On Nov. 2, 2016, Nate Silver, Sam Wang, Nate Cohn and other major poll forecasters put Hillary Clinton’s chances of victory in the 70% to 99% range. The Election Day outcome shows how risky, myopic and even dangerous big data can be. At the same time, it’s a valuable reminder that smaller data can come to conclusions that bigger data can’t.
While visiting middle-income consumers in nearly a dozen U.S. states in an effort to understand the current market and mindset for three international brands eager to break into the American market, it became clear that most voters balance both a public and a private persona. In contrast to the scrappy, elbowing, media-fed image of the average Trump supporter, no one was deplorable. There were few if any Trump signs dotting any lawns. On the surface, the men and women who later declared their affiliation to Trump could have thrown their support behind either candidate. Still, even in homes with a Hillary sign on the lawn, it soon became obvious to me and my research team which one of the two candidates the resident was voting for, and it wasn’t the Democrat. All a visitor had to do was observe, ask questions, and listen to what was left unsaid.
First, the more concrete, spoken part. As both men and women talked to my five-member team about a variety of non-political topics, very often words like “values” would come up, along with “community” and “sticking together.” Many seemed nostalgic for more straightforward times. Often they had on display a collection of some kind—figurines, or a shelf of photographs showing a wedding, a child, a memorable vacation. Many of these photos reflected a simpler, more naive and yes, more homogenously white America. Nine times of 10, these people later confessed to my team and me that they were voting for Trump.
Also telling, in the run-up to Halloween, was the popularity of Trump masks and costumes. According to two companies, HalloweenCostumes.com, and SpiritHalloween, Trump outfits and masks outsold Hillary-wear in 2016 by 10-to-15 percentage points. Many parents who accompanied their young kids around the neighborhood this year went as Trump. There’s a German word, Maskenfreiheit, meaning “the freedom conferred by masks.” But instead of mocking or caricaturing the candidate, it seemed that slipping on a latex Trump mask made wearers believe they were stripping off their own gags.

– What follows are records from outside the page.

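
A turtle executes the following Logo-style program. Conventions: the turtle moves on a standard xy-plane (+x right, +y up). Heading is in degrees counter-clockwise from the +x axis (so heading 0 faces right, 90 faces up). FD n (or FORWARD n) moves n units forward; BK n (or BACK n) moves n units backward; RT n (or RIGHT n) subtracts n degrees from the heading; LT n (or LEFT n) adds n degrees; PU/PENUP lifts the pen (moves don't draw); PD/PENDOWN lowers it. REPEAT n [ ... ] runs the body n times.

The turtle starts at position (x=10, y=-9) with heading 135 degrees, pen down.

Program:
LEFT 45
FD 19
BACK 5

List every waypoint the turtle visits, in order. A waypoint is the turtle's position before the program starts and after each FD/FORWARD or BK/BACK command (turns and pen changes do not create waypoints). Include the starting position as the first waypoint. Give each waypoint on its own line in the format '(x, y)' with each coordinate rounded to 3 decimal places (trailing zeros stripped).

Answer: (10, -9)
(-9, -9)
(-4, -9)

Derivation:
Executing turtle program step by step:
Start: pos=(10,-9), heading=135, pen down
LT 45: heading 135 -> 180
FD 19: (10,-9) -> (-9,-9) [heading=180, draw]
BK 5: (-9,-9) -> (-4,-9) [heading=180, draw]
Final: pos=(-4,-9), heading=180, 2 segment(s) drawn
Waypoints (3 total):
(10, -9)
(-9, -9)
(-4, -9)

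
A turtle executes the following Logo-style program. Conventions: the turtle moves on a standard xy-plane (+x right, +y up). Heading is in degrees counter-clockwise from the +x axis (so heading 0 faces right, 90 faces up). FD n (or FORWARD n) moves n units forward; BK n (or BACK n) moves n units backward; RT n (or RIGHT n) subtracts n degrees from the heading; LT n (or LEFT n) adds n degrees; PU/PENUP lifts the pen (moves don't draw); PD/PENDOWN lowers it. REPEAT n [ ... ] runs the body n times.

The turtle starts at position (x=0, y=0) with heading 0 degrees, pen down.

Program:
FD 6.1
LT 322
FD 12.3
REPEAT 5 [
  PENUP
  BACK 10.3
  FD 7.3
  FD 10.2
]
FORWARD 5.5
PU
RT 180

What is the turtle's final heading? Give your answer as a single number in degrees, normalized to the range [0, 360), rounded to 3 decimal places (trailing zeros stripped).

Answer: 142

Derivation:
Executing turtle program step by step:
Start: pos=(0,0), heading=0, pen down
FD 6.1: (0,0) -> (6.1,0) [heading=0, draw]
LT 322: heading 0 -> 322
FD 12.3: (6.1,0) -> (15.793,-7.573) [heading=322, draw]
REPEAT 5 [
  -- iteration 1/5 --
  PU: pen up
  BK 10.3: (15.793,-7.573) -> (7.676,-1.231) [heading=322, move]
  FD 7.3: (7.676,-1.231) -> (13.429,-5.726) [heading=322, move]
  FD 10.2: (13.429,-5.726) -> (21.466,-12.005) [heading=322, move]
  -- iteration 2/5 --
  PU: pen up
  BK 10.3: (21.466,-12.005) -> (13.35,-5.664) [heading=322, move]
  FD 7.3: (13.35,-5.664) -> (19.102,-10.158) [heading=322, move]
  FD 10.2: (19.102,-10.158) -> (27.14,-16.438) [heading=322, move]
  -- iteration 3/5 --
  PU: pen up
  BK 10.3: (27.14,-16.438) -> (19.023,-10.097) [heading=322, move]
  FD 7.3: (19.023,-10.097) -> (24.776,-14.591) [heading=322, move]
  FD 10.2: (24.776,-14.591) -> (32.814,-20.871) [heading=322, move]
  -- iteration 4/5 --
  PU: pen up
  BK 10.3: (32.814,-20.871) -> (24.697,-14.53) [heading=322, move]
  FD 7.3: (24.697,-14.53) -> (30.45,-19.024) [heading=322, move]
  FD 10.2: (30.45,-19.024) -> (38.487,-25.304) [heading=322, move]
  -- iteration 5/5 --
  PU: pen up
  BK 10.3: (38.487,-25.304) -> (30.371,-18.962) [heading=322, move]
  FD 7.3: (30.371,-18.962) -> (36.123,-23.457) [heading=322, move]
  FD 10.2: (36.123,-23.457) -> (44.161,-29.736) [heading=322, move]
]
FD 5.5: (44.161,-29.736) -> (48.495,-33.123) [heading=322, move]
PU: pen up
RT 180: heading 322 -> 142
Final: pos=(48.495,-33.123), heading=142, 2 segment(s) drawn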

Also, in roughly 65% of the 121 homes we visited in 11 U.S. states were the remnants of so-called man-caves, those leathery, dark-walled, tech-heavy basements and cellars where American males are said to feel free to be themselves. Again with no knowledge of the residents’ political affiliations, in houses where a man-cave had been repurposed into, say, a kids’ playroom, leaving ghostly outlines on the wall where guns, tools or sports posters once hung, my team later deduced that this was the home of a Trump supporter, even in residences where a Hillary/Kaine sign stood on the front lawn. “My daughter put that there,” explained one man who later said he was voting for Trump, adding, “She’s into that stuff.”
Still, the biggest indicators that the residents supported the Republican candidate were—of all things—silence, politeness and civility. In the course of a campaign in which Trump took direct, cruelly zestful aim at American political correctness, it was the absence of strong opinions, and the avoidance of most controversial subjects, that characterized people who later confessed their support for Trump. If more than three-quarters of our representative sample of Clinton supporters, split across multiple factors including religion, income, demographics and key interests, were frank, outspoken and collusive in their opinions, an equally sizable majority of Trump voters kept their true thoughts mostly to themselves.
In the end, my team and I concluded that many Trump supporters could be characterized by the very same political correctness their candidate railed against, that theirs was the affable, simmering quiet of a religious congregation focused on the political equivalent of Revelations. (One middle-aged female Trump voter even told me that her support gave her a kind of “gaydar” that allowed her to intuit when a fellow Trump supporter was in the room.) In striking contrast to Clinton supporters, there seemed to be a collective agreement among Trump supporters to smile, keep quiet and change the subject—either because it was too socially reckless to show off their allegiance, or they didn’t want to associate themselves with the fringe element the media kept on insisting they were.
How can all this seemingly random small data come together to predict a national election? Answer: the Trump supporters in 10 American states bore almost no resemblance to their media-made image. On the outside, they lived in homes whose residents could have easily cast their vote for either of the two candidates. But inside—in Halloween masks, photographic displays, vacated man-caves and, most of all, in the uniform political correctness and conversational caution their own candidate took pains to deride—lay clues to a movement that deftly misled one pollster after another. Trumpism was a religion, and talking about your religion openly is impolite, even taboo, in America.
The bigger point is that big data, and predictive analytics, has become a straightjacket, one that’s been marketed as a definitive solution to who and what we are. It paralyzes us to see one thought pattern while bypassing hearts, minds and everything else that lies in-between. Rather than relying on terabytes, pollsters and analysts need to spend time with people in their own homes, asking questions and getting responses, or none at all, that sometimes speak more loudly than words.